CHAPTER 2: NEUROSCIENCE AND BEHAVIOR
Neural Communication
The body’s circuitry, the nervous system, consists of billions of individual cells called
neurons. A neuron receives signals from other neurons through its branching dendrites and
cell body, combines these signals in the cell body, and transmits an electrical impulse (the
action potential) down its axon. When these signals reach the end of the axon, they
stimulate the release of chemical messengers called neurotransmitters. These molecules
pass on their excitatory or inhibitory messages as they traverse the synaptic gap between
neurons and combine with receptor sites on neighboring neurons. Researchers are studying
neurotransmitters to discern their role in behavior and emotion. Some drugs (agonists)
excite by mimicking particular neurotransmitters or blocking their reuptake; others
(antagonists) inhibit by blocking neurotransmitters.
The Nervous System
The central nervous system’s neurons in the brain and spinal cord communicate with the
peripheral nervous system’s sensory and motor neurons. The peripheral nervous system has
two main divisions. The somatic nervous system directs voluntary movements and reflexes.
The autonomic nervous system, through its sympathetic and parasympathetic divisions,
controls our involuntary muscles and glands. Like people clustering into neighborhoods,
neurons cluster into working networks.
The Endocrine System
The endocrine system, one of the body’s communication systems, is a kindred system to the
nervous system. Its glands release hormones at a slower rate than neurotransmitters,
resulting in a longer lasting effect. The feeling outlasts the thought. However, the two
systems are so closely interconnected that the distinction between them is sometimes
difficult to decipher.
The Brain
The Tools of Discovery
Clinical observations have long revealed the general effects of damage to various areas of
the brain. But CT and MRI scans now reveal brain structures, and EEG, PET, and functional
MRI recordings reveal brain activity. By surgically lesioning or electrically stimulating
specific brain areas, by recording the brain’s surface electrical activity, and by displaying
neural activity with computer-aided brain scans, neuroscientists explore the connections
among brain, mind, and behavior.
Older Brain Structures
The brainstem begins where the spinal cord swells to form the medulla, which controls
heartbeat and breathing. Within the brainstem, the reticular formation controls arousal.
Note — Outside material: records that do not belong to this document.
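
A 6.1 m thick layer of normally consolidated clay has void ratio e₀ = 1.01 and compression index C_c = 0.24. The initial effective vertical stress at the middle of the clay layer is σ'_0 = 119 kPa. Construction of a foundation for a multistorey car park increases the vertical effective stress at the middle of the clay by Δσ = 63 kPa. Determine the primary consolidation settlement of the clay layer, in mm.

S_c ≈ 134 mm

Final effective stress: σ'_f = σ'_0 + Δσ = 119 + 63 = 182 kPa.
Normally consolidated clay, so the full stress increment lies on the virgin compression line:
S_c = C_c·H/(1+e₀)·log₁₀(σ'_f/σ'_0) = 0.24×6.1/(1+1.01)×log₁₀(182/119)
    = 0.72836 × 0.18452 = 0.1344 m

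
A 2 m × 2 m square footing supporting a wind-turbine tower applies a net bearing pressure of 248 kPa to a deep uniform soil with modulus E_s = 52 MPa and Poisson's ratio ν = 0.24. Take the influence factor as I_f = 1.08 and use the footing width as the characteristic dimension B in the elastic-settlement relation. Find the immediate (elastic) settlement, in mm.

Immediate (elastic) settlement: S_e = q·B·(1−ν²)/E_s · I_f.
E_s = 52 MPa = 52000 kPa.
S_e = 248 × 2 × (1 − 0.24²) / 52000 × 1.08
    = 248 × 2 × 0.9424 / 52000 × 1.08
    = 0.009708 m = 9.708 mm

S_e ≈ 9.71 mm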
Atop the brainstem is the thalamus, the brain’s sensory switchboard. The cerebellum,
attached to the rear of the brainstem, coordinates muscle movement.
Between the brainstem and cerebral cortex is the limbic system, which is linked to memory,
emotions, and drives. One of its neural centers, the amygdala, is involved in responses of
aggression and fear. Another, the hypothalamus, is involved in various bodily maintenance
functions, pleasurable rewards, and the control of the hormonal system.
The Cerebral Cortex
Each hemisphere of the cerebral cortex—the neural fabric that covers the hemispheres—has
four geographic areas: the frontal, parietal, occipital, and temporal lobes. Small, welldefined regions within these lobes control muscle movement and receive information from
the body senses. However, most of the cortex—its association areas—is uncommitted to
such functions and is therefore free to process other information.
Some brain regions serve specific functions. The brain divides its labor into specialized
subtasks and then integrates the various outputs from its neural networks. Thus, our
emotions, thoughts, and behaviors result from the intricate coordination of many brain
areas. Language, for example, depends on a chain of events in several brain regions. If one
hemisphere is damaged early in life, the other will pick up many of its functions, thus
demonstrating the brain’s plasticity. The brain becomes less plastic later in life. Frequently,
however, nearby neurons can partially compensate for damaged ones, as when a person
recovers from a stroke or brain injury.
Our Divided Brain
Clinical observations long ago revealed that the left cerebral hemisphere is crucial for
language. Experiments on people with a severed corpus callosum have refined our
knowledge of each hemisphere’s special functions. Separately testing the two hemispheres,
researchers have confirmed that in most people the left hemisphere is the more verbal, and
that the right hemisphere excels in visual perception and the recognition of emotion.
Studies of healthy people with intact brains confirm that each hemisphere makes unique
contributions to the integrated functioning of the brain.